ユーザーベース/リソースベースのポリシーによるアクセス制御。
APIコールの記録はAWS CloudTrailと連携することで記録することができます。
AWSサービスとの連携
S3は様々なAWSサービスと連携することも可能です。
- 分析系サービスのデータソースに使う
Amazon Athena, Amazon EMR, Amazon Redshift - スナップショットをS3に保存する
Amazon Elastic Block Store, Amazon Relational Database Service
他にも様々なAWSサービスと連携してコンテンツ配信やデータレイクとしての活用など、多様なワークロードに利用することができます。
S3のポイント
バケット
バケットは、S3でオブジェクト(データ)を保存するためのコンテナです。
全世界的に一意である必要があり、AWSのリージョンに作成されます。
バケットは、1つのアカウントで最大100個まで作成することができますが、増加リクエストで最大1000個まで引き上げることが可能です。

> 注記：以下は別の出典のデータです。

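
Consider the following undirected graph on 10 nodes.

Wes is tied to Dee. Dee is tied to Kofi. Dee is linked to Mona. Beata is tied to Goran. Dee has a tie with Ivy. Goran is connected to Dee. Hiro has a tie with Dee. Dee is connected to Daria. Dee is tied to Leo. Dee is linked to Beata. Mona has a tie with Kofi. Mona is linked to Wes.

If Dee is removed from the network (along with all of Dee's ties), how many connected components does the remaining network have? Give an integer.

Without Dee, the remaining ties split the others into: {Ivy}; {Kofi, Mona, Wes}; {Hiro}; {Leo}; {Beata, Goran}; {Daria}.
That's 6 separate components.

6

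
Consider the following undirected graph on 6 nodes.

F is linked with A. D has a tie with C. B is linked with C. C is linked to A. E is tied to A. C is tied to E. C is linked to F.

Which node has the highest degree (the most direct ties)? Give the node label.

C

Degrees — A:3, B:1, C:5, D:1, E:2, F:2.
The maximum is 5, attained only by C.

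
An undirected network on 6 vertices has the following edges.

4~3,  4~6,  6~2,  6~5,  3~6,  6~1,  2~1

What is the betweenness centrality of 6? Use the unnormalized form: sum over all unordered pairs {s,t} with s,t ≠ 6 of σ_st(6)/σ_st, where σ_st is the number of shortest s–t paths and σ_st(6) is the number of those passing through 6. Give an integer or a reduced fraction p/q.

8

Pairs whose geodesics pass through 6 — 2–3: 1; 2–5: 1; 2–4: 1; 3–5: 1; 3–1: 1; 5–4: 1; 5–1: 1; 4–1: 1.
All other pairs contribute 0.
Summing the contributions gives betweenness(6) = 8.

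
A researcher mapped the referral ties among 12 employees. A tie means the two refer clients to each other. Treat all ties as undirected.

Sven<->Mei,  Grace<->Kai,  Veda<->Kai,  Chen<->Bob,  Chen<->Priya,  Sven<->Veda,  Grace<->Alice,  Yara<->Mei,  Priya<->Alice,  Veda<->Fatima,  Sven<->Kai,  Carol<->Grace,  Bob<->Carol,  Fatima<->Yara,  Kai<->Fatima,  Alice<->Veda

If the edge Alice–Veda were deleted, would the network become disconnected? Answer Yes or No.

Even without that edge, Alice still reaches Veda via Alice – Grace – Kai – Veda, so the network stays connected. Not a bridge.

No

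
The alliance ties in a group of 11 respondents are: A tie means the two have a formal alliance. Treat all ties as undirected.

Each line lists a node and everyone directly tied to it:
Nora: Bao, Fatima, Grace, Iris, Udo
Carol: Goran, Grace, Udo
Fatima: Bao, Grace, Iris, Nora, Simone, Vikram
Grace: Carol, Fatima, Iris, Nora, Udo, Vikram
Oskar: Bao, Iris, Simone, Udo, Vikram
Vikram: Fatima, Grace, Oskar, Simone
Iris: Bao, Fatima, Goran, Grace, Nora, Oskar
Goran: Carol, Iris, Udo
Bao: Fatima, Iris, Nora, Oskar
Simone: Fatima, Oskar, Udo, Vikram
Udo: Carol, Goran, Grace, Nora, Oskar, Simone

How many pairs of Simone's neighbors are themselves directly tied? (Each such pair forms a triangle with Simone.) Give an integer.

Simone's neighbors: Fatima, Oskar, Udo, and Vikram.
Neighbor pairs that are themselves tied: Simone–Fatima–Vikram; Simone–Oskar–Udo; Simone–Oskar–Vikram. Each forms one triangle with Simone, for 3 in total.

3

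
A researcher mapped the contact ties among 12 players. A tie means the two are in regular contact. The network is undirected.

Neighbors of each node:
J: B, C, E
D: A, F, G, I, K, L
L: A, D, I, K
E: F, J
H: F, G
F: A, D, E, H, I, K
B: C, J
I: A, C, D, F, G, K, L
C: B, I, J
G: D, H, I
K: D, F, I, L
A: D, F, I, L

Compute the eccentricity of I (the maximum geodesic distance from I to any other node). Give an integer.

Distances from I: A:1, B:2, C:1, D:1, E:2, F:1, G:1, H:2, J:2, K:1, L:1.
The largest is 2 (to B, J, H, and E), so the eccentricity of I is 2.

2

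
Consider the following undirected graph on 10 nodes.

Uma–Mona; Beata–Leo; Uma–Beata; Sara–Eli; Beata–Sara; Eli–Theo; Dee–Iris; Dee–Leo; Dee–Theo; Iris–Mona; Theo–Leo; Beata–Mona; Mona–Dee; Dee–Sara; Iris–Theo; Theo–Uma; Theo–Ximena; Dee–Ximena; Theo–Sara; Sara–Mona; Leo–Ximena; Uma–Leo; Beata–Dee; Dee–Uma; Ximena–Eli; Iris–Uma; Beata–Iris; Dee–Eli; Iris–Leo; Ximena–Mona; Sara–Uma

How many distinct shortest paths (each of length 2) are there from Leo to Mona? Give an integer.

The shortest distance is 2. The length-2 paths are: Leo–Ximena–Mona; Leo–Uma–Mona; Leo–Beata–Mona; Leo–Dee–Mona; Leo–Iris–Mona.
That gives 5 distinct shortest paths.

5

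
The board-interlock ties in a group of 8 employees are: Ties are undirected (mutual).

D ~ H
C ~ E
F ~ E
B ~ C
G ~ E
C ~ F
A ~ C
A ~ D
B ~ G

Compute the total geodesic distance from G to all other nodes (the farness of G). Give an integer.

Distances from G: A:3, B:1, C:2, D:4, E:1, F:2, H:5.
Sum = 3 + 1 + 2 + 4 + 1 + 2 + 5 = 18.

18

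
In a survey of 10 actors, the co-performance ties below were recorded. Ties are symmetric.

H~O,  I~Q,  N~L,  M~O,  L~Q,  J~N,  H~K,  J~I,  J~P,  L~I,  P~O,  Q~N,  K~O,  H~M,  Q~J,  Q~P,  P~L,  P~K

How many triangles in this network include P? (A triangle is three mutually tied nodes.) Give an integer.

3

P's neighbors: J, K, L, O, and Q.
Neighbor pairs that are themselves tied: P–J–Q; P–K–O; P–L–Q. Each forms one triangle with P, for 3 in total.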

バケットに保存することができるオブジェクト(データ)の数は無制限です。
- バケットの命名規則
3~63文字で構成
小文字、数字、ドット、ハイフンのみ使用可能
バケット名は小文字または数字で開始/終了すること
バケット名はxn--から開始できない
バケット名は-s3aliasで終了できない
連続するドットは含めない
IPアドレスの形式(192.168.0.2)にしない
オブジェクト
オブジェクトとはファイルとそのファイルを記述するメタデータです。
キーを用いてバケット内のオブジェクトを識別するので、オブジェクトを取得する時はキーを使用します。
1つのオブジェクトの最大容量は5TBです。
上記の例だと、keiya-miura-memoがバケットでhoge/huga/image.pngがキーになります。
フォルダ
オブジェクトを階層構造のように見せることができますが、実際にはフラットです。
例えばkeiya-miura-memo/hoge/huga/image.pngの場合、keiya-miura-memoがバケットでhogeとhugaがフォルダになります。
あくまでも、フォルダのように見えるだけで単なる文字列です。
強力な整合性
かつてのS3は結果整合性で、古いバージョンのオブジェクトを受け取る可能性がありました。

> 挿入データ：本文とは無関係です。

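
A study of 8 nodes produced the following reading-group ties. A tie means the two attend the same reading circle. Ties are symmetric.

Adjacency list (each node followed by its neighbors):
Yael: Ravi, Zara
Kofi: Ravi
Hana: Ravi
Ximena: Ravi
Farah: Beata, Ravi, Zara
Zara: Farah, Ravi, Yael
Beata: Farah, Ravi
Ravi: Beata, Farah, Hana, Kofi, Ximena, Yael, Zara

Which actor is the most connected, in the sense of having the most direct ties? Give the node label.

Ravi

Degrees — Beata:2, Farah:3, Hana:1, Kofi:1, Ravi:7, Ximena:1, Yael:2, Zara:3.
The maximum is 7, attained only by Ravi.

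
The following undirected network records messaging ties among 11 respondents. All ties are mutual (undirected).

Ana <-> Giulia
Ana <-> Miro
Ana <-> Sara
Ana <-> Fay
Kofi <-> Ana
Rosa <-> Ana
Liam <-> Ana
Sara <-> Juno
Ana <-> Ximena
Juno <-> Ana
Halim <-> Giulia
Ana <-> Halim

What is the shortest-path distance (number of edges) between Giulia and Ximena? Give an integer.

2

One shortest route is Giulia – Ana – Ximena, which uses 2 edges, and Giulia and Ximena are not directly tied, so nothing shorter exists. So d(Giulia,Ximena) = 2.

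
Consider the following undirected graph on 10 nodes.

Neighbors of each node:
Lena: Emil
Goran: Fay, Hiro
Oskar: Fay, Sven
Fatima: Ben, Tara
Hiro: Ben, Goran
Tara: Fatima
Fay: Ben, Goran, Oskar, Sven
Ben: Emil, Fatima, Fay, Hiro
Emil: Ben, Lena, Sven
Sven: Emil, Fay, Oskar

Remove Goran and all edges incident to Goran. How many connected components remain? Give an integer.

Goran's neighbors (Fay and Hiro) remain reachable from one another through other ties, so the rest of the network stays in one piece.

1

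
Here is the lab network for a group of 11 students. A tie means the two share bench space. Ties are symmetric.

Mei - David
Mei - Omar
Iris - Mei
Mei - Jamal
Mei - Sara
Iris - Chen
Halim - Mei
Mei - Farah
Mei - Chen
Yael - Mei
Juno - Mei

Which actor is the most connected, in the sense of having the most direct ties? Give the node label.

Degrees — Chen:2, David:1, Farah:1, Halim:1, Iris:2, Jamal:1, Juno:1, Mei:10, Omar:1, Sara:1, Yael:1.
The maximum is 10, attained only by Mei.

Mei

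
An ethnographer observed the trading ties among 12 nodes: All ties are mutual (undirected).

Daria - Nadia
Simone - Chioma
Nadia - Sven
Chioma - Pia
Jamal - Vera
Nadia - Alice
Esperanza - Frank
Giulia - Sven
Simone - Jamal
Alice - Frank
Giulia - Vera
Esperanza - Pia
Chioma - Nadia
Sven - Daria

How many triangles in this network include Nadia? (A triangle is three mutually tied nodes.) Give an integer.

1

Nadia's neighbors: Alice, Chioma, Daria, and Sven.
Neighbor pairs that are themselves tied: Nadia–Daria–Sven. Each forms one triangle with Nadia, for 1 in total.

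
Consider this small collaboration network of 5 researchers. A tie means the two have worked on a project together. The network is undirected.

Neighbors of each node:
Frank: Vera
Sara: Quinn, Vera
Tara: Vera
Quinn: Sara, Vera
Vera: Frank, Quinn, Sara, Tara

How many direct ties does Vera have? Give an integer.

Vera is directly tied to Frank, Quinn, Sara, and Tara. That is 4 neighbors, so the degree of Vera is 4.

4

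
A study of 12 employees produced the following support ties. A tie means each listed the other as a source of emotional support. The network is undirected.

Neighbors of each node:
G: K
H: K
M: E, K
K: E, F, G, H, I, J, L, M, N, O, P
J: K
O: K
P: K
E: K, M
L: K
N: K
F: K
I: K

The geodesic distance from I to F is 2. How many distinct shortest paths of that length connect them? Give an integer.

1

The shortest distance is 2, and the only length-2 path is I–K–F. So there is exactly 1 shortest path.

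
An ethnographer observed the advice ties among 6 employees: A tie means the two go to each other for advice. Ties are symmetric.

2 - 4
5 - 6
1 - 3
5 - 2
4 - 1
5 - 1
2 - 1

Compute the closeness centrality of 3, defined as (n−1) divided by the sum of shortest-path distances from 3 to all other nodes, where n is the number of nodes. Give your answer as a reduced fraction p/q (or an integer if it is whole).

1/2

Distances from 3: 1:1, 2:2, 4:2, 5:2, 6:3. Sum = 10.
n = 6, so closeness = 5/10 = 1/2.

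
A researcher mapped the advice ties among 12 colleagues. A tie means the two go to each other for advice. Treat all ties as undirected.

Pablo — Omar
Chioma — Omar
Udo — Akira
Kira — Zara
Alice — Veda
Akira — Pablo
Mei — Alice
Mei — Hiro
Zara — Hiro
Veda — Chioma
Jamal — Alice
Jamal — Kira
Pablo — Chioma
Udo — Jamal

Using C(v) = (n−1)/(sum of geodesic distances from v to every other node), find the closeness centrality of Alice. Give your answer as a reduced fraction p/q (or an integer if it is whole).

Distances from Alice: Akira:3, Chioma:2, Hiro:2, Jamal:1, Kira:2, Mei:1, Omar:3, Pablo:3, Udo:2, Veda:1, Zara:3. Sum = 23.
n = 12, so closeness = 11/23.

11/23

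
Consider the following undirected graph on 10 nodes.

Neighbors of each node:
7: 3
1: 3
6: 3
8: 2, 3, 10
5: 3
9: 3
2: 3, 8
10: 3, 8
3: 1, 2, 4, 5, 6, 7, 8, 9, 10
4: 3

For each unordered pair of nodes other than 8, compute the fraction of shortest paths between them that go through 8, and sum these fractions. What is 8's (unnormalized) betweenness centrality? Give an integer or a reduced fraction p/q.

1/2

Pairs whose geodesics pass through 8 — 10–2: 1/2.
All other pairs contribute 0.
Summing the contributions gives betweenness(8) = 1/2.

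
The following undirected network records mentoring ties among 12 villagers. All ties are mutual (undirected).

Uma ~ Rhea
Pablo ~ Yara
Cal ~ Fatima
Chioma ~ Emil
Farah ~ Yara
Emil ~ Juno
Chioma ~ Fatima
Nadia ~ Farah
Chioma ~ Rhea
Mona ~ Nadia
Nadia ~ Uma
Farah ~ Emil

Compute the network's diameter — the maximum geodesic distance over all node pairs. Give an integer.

6

Eccentricity of each node (its greatest distance to any other): Cal:6, Chioma:4, Emil:3, Farah:4, Fatima:5, Juno:4, Mona:6, Nadia:5, Pablo:6, Rhea:5, Uma:4, Yara:5.
The maximum eccentricity is 6, realized for instance by the pair Pablo–Cal via Pablo – Yara – Farah – Emil – Chioma – Fatima – Cal. So the diameter is 6.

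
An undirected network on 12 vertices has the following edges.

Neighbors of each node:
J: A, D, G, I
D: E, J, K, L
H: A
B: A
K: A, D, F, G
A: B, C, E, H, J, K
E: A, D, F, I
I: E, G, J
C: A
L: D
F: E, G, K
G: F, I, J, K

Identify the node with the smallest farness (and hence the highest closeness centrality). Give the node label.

Farness (sum of distances to all others) for each node — A:17, B:27, C:27, D:21, E:18, F:23, G:22, H:27, I:23, J:18, K:18, L:31.
The smallest farness is 17, for A, so A has the highest closeness.

A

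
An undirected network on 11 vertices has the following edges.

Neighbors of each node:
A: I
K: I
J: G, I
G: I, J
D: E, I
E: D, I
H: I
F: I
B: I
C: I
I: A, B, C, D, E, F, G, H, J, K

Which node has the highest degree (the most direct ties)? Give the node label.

I

Degrees — A:1, B:1, C:1, D:2, E:2, F:1, G:2, H:1, I:10, J:2, K:1.
The maximum is 10, attained only by I.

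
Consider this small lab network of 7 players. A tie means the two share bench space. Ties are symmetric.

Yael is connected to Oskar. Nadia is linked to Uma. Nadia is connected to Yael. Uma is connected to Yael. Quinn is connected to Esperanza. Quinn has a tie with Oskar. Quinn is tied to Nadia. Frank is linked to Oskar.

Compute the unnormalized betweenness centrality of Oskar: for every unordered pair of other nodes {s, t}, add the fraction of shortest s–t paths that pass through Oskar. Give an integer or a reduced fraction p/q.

Pairs whose geodesics pass through Oskar — Frank–Quinn: 1; Frank–Yael: 1; Frank–Uma: 1; Frank–Nadia: 2/2; Frank–Esperanza: 1; Quinn–Yael: 1/2; Yael–Esperanza: 1/2.
All other pairs contribute 0.
Summing the contributions gives betweenness(Oskar) = 6.

6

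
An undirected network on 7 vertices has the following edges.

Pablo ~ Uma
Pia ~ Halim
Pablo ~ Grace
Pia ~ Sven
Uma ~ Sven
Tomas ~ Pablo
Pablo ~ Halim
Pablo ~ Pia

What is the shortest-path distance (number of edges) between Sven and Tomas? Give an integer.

One shortest route is Sven – Uma – Pablo – Tomas, which uses 3 edges, and at distance 2 from Sven we only reach {Halim, Pablo}, which does not include Tomas. So d(Sven,Tomas) = 3.

3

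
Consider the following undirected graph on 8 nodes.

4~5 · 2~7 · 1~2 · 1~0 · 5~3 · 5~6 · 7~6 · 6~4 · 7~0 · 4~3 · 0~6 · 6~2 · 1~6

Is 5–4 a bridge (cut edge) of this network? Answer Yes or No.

No

Even without that edge, 5 still reaches 4 via 5 – 6 – 4, so the network stays connected. Not a bridge.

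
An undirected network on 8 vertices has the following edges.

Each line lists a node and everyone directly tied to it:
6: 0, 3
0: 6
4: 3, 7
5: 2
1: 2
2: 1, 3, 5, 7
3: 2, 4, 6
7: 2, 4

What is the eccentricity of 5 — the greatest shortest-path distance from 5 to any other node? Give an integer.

4

Distances from 5: 0:4, 1:2, 2:1, 3:2, 4:3, 6:3, 7:2.
The largest is 4 (to 0), so the eccentricity of 5 is 4.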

現在のS3は強力な整合性で、新しいオブジェクトの書き込みや既存のオブジェクトの上書きリクエストが成功した後、読み込みリクエストはオブジェクトの最新版を受け取ることができます。
S3のストレージクラス
S3はストレージクラスを使い分けることでコストを最適化することができます。
- Standard
アクセス頻度の高いデータ向け。 - Standard Infrequent Access
アクセス頻度が低いデータ向け。
長期保存、バックアップ、災害対策ファイルなどに適している。 - One Zone IA
アクセス頻度が低く、耐障害性が低くても構わないデータ向け。 - Glacier Instant Retrieval
アクセスがほぼなく、即時に取り出しが必要な長期保存データ向け。 - Glacier Flexible Retrieval
アクセスがほぼなく、即時の取り出しを必要としない長期保存データ向け。 - Glacier Deep Archive
アクセスがほぼなく、取り出しに長時間かかっても良い長期保存データ向け。 - Intelligent Tiering
アクセスパターンが予測できないデータ向け。 - Outposts
オンプレミスで保存したいデータ向け。